Suppose that on January 1 you have a balance of $\mathrm{\$}6100$ on a credit card whose APR is $15\mathrm{\%}$, which you want to pay off in 2 years. Assume that you make no additional charges to the card after January 1.
a. Calculate your monthly payments.
b. When the card is paid off, how much will you have paid since January 1 ?
c. What percentage of your total payment (part b) is interest?
a. The monthly payment is $\mathrm{\$}◻$.
(Do not round until the final answer. Then round to the nearest cent as needed.)

Step 1 ：Given that the balance on the credit card is $6100, the APR is 15%, and the goal is to pay off the balance in 2 years (24 months).

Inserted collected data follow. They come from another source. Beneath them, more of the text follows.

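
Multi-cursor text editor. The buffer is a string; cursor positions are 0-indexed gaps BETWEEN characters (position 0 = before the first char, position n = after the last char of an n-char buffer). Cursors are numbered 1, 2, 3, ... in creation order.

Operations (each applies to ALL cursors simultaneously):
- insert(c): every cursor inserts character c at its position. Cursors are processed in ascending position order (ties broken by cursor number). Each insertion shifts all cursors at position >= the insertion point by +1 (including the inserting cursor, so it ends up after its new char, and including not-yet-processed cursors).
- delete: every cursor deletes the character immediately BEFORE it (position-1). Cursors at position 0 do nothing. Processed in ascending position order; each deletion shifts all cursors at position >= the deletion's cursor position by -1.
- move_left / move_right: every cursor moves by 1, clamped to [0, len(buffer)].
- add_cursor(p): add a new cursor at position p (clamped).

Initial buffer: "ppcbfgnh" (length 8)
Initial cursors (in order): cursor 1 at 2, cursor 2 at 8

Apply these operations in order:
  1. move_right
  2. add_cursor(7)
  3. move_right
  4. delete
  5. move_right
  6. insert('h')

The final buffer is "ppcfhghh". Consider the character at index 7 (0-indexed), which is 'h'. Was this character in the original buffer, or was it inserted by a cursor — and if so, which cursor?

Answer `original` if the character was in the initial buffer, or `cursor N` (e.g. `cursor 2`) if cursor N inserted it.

After op 1 (move_right): buffer="ppcbfgnh" (len 8), cursors c1@3 c2@8, authorship ........
After op 2 (add_cursor(7)): buffer="ppcbfgnh" (len 8), cursors c1@3 c3@7 c2@8, authorship ........
After op 3 (move_right): buffer="ppcbfgnh" (len 8), cursors c1@4 c2@8 c3@8, authorship ........
After op 4 (delete): buffer="ppcfg" (len 5), cursors c1@3 c2@5 c3@5, authorship .....
After op 5 (move_right): buffer="ppcfg" (len 5), cursors c1@4 c2@5 c3@5, authorship .....
After op 6 (insert('h')): buffer="ppcfhghh" (len 8), cursors c1@5 c2@8 c3@8, authorship ....1.23
Authorship (.=original, N=cursor N): . . . . 1 . 2 3
Index 7: author = 3

Answer: cursor 3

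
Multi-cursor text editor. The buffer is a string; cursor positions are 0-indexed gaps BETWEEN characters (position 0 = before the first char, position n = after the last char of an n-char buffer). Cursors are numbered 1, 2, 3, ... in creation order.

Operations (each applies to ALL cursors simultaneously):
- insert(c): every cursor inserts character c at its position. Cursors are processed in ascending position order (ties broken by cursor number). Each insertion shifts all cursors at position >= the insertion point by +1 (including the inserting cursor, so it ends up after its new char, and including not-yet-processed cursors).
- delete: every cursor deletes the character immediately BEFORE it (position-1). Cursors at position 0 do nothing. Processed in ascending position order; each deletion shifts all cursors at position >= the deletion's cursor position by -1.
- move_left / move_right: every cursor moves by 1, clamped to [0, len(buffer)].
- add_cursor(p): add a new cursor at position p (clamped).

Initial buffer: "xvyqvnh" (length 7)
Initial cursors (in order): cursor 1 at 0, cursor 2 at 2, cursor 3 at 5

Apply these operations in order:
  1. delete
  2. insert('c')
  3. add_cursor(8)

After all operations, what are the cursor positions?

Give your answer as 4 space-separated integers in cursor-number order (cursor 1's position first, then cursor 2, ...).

After op 1 (delete): buffer="xyqnh" (len 5), cursors c1@0 c2@1 c3@3, authorship .....
After op 2 (insert('c')): buffer="cxcyqcnh" (len 8), cursors c1@1 c2@3 c3@6, authorship 1.2..3..
After op 3 (add_cursor(8)): buffer="cxcyqcnh" (len 8), cursors c1@1 c2@3 c3@6 c4@8, authorship 1.2..3..

Answer: 1 3 6 8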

Step 2 ：We can calculate the monthly payments using the formula for the monthly payment on a loan: $P=\frac{r\cdot PV}{1-(1+r{)}^{-n}}$, where P is the monthly payment, r is the monthly interest rate (annual rate divided by 12), PV is the present value or principal amount, and n is the number of payments.

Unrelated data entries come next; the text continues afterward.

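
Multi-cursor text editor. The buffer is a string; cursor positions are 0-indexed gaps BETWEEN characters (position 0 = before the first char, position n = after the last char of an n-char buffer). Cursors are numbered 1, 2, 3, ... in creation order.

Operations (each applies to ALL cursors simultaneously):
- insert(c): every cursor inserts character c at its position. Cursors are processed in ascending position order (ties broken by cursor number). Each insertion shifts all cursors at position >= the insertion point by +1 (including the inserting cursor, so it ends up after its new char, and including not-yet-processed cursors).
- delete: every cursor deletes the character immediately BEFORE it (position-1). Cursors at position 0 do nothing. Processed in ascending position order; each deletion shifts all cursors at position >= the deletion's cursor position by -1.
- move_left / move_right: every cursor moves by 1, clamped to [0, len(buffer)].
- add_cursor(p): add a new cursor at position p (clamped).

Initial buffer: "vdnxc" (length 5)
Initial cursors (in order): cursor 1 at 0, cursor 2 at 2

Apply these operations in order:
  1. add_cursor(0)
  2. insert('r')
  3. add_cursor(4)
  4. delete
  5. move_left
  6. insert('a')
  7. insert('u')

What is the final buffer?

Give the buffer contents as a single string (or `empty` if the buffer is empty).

Answer: aaaauuuuvnxc

Derivation:
After op 1 (add_cursor(0)): buffer="vdnxc" (len 5), cursors c1@0 c3@0 c2@2, authorship .....
After op 2 (insert('r')): buffer="rrvdrnxc" (len 8), cursors c1@2 c3@2 c2@5, authorship 13..2...
After op 3 (add_cursor(4)): buffer="rrvdrnxc" (len 8), cursors c1@2 c3@2 c4@4 c2@5, authorship 13..2...
After op 4 (delete): buffer="vnxc" (len 4), cursors c1@0 c3@0 c2@1 c4@1, authorship ....
After op 5 (move_left): buffer="vnxc" (len 4), cursors c1@0 c2@0 c3@0 c4@0, authorship ....
After op 6 (insert('a')): buffer="aaaavnxc" (len 8), cursors c1@4 c2@4 c3@4 c4@4, authorship 1234....
After op 7 (insert('u')): buffer="aaaauuuuvnxc" (len 12), cursors c1@8 c2@8 c3@8 c4@8, authorship 12341234....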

Step 3 ：Substitute the given values into the formula: $PV=6100$, $r_{annual}=0.15$, $r=0.0125$, and $n=24$.

Step 4 ：Calculate the monthly payment: $P=\frac{0.0125\cdot 6100}{1-(1+0.0125{)}^{-24}}=295.7685530864021$.

Step 5 ：Round the monthly payment to the nearest cent to get the final answer: $\boxed{{\displaystyle \mathrm{\$}295.77}}$.